Page is a not externally linkable
Busynut - 1:06 am on Nov 4, 2002 (gmt 0)
I need to study regular expressions because every time I think I'm getting it I look at all the characters/symbols and get confused all over again. [begin childish rant]I do allow Google and everyone else visit/spider/cache any of my pages in the "top" section of my site. This section basically just contains explanatory info for the rest of the site. However, there are certain directories I don't want anyone to cache, save, etc. I just want them to be viewed by legitimate visitors. See, certain sections of my site have become moderately popular due to a good deal of positive attention from an About.com guide - it's a humorous graphic section (all family friendly, I assure you!). Although I'm enjoying the popularity, I've begun to see my images crop up all kinds of places... and they didn't get there through legitimate visitors to MY site. I don't want any of the image search engines caching these pages... they're welcome to cache the page that 'explains' what my site contains... but if people are going to use my graphics I'd rather they get them from my site legitimately, if you know what I mean. It seems a losing battle at times, and clearly I'm way behind in implementing effective techniques. [end of rant] Back to the htaccess. I implemented your suggestion above (msg 9) And it seems to work fine EXCEPT while pretending to be bad bots I was still able to view pages in the lower directory (which contained the hotlinking rewrite rule). So... I seem to have fixed that for the time being by just putting the same list of bad bots in both htaccess files - the only difference in the files is the lower one contains the hotlinking rule. Also, I got rid of the extra 403 page (the explanatory one) and am just using a 403.html page (I included the explanation there).

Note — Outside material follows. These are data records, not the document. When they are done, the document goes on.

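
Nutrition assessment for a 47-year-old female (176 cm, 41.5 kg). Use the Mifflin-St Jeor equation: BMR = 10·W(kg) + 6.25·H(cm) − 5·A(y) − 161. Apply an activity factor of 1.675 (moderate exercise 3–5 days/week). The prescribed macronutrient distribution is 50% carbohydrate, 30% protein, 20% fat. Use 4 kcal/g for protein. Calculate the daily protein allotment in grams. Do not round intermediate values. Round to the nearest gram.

141 g/day

Mifflin-St Jeor (female): BMR = 10(41.5) + 6.25(176) − 5(47) − 161 = 415 + 1100 − 235 − 161 = 1119 kcal/day.
TEE = 1119 × 1.675 = 1874.325 kcal/day.
Protein energy = 30% × 1874.325 = 562.2975 kcal.
Protein = 562.2975 ÷ 4 kcal/g = 140.5744 g.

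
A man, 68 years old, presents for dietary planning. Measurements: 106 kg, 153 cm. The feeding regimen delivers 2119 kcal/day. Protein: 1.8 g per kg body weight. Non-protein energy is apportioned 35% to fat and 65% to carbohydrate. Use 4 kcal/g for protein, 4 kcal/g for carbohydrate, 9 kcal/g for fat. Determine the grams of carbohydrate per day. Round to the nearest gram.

Protein = 1.8 × 106 = 190.8 g → 190.8 × 4 = 763.2 kcal.
Non-protein calories = 2119 − 763.2 = 1355.8 kcal.
Fat: 35% × 1355.8 = 474.53 kcal; carbohydrate: 881.27 kcal.
Carbohydrate: 881.27 kcal ÷ 4 kcal/g = 220.3175 g.

220 g/day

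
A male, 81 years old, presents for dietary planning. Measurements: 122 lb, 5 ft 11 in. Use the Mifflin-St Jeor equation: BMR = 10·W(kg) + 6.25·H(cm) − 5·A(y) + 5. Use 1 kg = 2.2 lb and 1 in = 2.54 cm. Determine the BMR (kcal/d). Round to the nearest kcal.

Convert to metric: weight = 122 ÷ 2.2 = 55.4545 kg; height = (5×12 + 11) × 2.54 = 71 × 2.54 = 180.34 cm.
Mifflin-St Jeor (male): BMR = 10(55.4545) + 6.25(180.34) − 5(81) + 5 = 554.5455 + 1127.125 − 405 + 5 = 1281.6705 kcal/day.

1282 kcal/d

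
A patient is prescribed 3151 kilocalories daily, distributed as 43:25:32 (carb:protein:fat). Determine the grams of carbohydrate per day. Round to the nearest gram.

Carbohydrate energy = 43% × 3151 = 1354.93 kcal.
At 4 kcal/g: 1354.93 ÷ 4 = 338.7325 g.

339 g/day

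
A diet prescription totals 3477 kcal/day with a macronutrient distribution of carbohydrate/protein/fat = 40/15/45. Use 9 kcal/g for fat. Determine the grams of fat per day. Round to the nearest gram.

Fat energy = 45% × 3477 = 1564.65 kcal.
At 9 kcal/g: 1564.65 ÷ 9 = 173.85 g.

174 g/day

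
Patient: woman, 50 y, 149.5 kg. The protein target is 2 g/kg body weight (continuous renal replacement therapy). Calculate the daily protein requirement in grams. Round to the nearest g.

299 g/day

Protein = 2 g/kg × 149.5 kg = 299 g/day.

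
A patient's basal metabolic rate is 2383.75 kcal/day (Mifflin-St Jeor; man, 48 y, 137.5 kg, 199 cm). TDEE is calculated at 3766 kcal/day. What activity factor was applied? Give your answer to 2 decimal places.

Activity factor = TEE ÷ BMR = 3766 ÷ 2383.75 = 1.58.

1.58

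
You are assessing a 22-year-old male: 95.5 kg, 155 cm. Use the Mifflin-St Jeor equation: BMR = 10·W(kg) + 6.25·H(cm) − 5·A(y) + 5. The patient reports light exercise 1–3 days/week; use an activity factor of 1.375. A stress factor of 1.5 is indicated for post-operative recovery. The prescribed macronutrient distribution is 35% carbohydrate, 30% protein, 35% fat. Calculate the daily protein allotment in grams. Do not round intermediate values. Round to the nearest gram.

Mifflin-St Jeor (male): BMR = 10(95.5) + 6.25(155) − 5(22) + 5 = 955 + 968.75 − 110 + 5 = 1818.75 kcal/day.
TEE = 1818.75 × 1.375 = 2500.7813 kcal/day.
With stress factor 1.5: 2500.7813 × 1.5 = 3751.1719 kcal/day.
Protein energy = 30% × 3751.1719 = 1125.3516 kcal.
Protein = 1125.3516 ÷ 4 kcal/g = 281.3379 g.

281 g/day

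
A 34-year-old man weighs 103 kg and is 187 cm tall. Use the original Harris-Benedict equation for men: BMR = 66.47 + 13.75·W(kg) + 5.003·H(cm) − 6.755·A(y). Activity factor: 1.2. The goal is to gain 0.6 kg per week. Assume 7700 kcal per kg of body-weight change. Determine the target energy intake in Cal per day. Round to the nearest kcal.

Harris-Benedict: BMR = 66.47 + 13.75(103) + 5.003(187) − 6.755(34) = 2188.611 kcal/day.
TEE = 2188.611 × 1.2 = 2626.3332 kcal/day.
Required daily surplus = 0.6 × 7700 ÷ 7 = 660 kcal/day.
Target intake = 2626.3332 + 660 = 3286.3332 kcal/day.

3286 Cal per day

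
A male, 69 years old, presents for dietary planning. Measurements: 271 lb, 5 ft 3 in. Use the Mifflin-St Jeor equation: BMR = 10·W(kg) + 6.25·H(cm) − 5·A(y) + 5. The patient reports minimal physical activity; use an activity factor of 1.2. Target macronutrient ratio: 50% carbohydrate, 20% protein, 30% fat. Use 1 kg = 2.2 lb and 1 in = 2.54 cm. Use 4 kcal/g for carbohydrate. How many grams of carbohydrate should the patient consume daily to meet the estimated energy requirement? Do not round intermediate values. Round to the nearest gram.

284 g/day

Convert to metric: weight = 271 ÷ 2.2 = 123.1818 kg; height = (5×12 + 3) × 2.54 = 63 × 2.54 = 160.02 cm.
Mifflin-St Jeor (male): BMR = 10(123.1818) + 6.25(160.02) − 5(69) + 5 = 1231.8182 + 1000.125 − 345 + 5 = 1891.9432 kcal/day.
TEE = 1891.9432 × 1.2 = 2270.3318 kcal/day.
Carbohydrate energy = 50% × 2270.3318 = 1135.1659 kcal.
Carbohydrate = 1135.1659 ÷ 4 kcal/g = 283.7915 g.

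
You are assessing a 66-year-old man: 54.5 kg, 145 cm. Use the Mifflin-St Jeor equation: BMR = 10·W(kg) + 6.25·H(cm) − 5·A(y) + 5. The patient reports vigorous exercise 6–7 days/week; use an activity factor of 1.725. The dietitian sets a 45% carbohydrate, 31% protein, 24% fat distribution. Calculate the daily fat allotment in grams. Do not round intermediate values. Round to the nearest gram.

52 g/day

Mifflin-St Jeor (male): BMR = 10(54.5) + 6.25(145) − 5(66) + 5 = 545 + 906.25 − 330 + 5 = 1126.25 kcal/day.
TEE = 1126.25 × 1.725 = 1942.7813 kcal/day.
Fat energy = 24% × 1942.7813 = 466.2675 kcal.
Fat = 466.2675 ÷ 9 kcal/g = 51.8075 g.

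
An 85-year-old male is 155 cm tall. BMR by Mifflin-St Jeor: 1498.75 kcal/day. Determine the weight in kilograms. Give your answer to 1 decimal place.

95.0 kg

1498.75 = 10·W + 6.25(155) − 5(85) + 5
10·W = 1498.75 − 548.75 = 950, so W = 95 kg.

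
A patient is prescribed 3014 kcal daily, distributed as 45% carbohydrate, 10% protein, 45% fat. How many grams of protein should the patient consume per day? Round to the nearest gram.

75 g/day

Protein energy = 10% × 3014 = 301.4 kcal.
At 4 kcal/g: 301.4 ÷ 4 = 75.35 g.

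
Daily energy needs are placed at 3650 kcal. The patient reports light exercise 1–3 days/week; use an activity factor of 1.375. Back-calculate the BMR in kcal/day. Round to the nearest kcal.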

But I'm still getting the error: So I'm still doing something wrong and I'm not going to give up on this because I'm very stubborn :) even if it means reading htaccess, mod-rewrite, and regex rules until I'm blurry eyed. I'll study your last suggestion (msg 11), but it's definitely okay with me that no search engine have access to certain directories on my site. I'm very grateful for your help! (can I please adopt you?)
[sigh]
ErrorDocument 403 /403.htm
RewriteCond %{HTTP_USER_AGENT} <list of bad bots>
RewriteRule!^(403.*\.htm¦robots\.txt)$ - [F,L]
Additionally, a 403 Forbidden
error was encountered while trying to use an ErrorDocument to handle the request.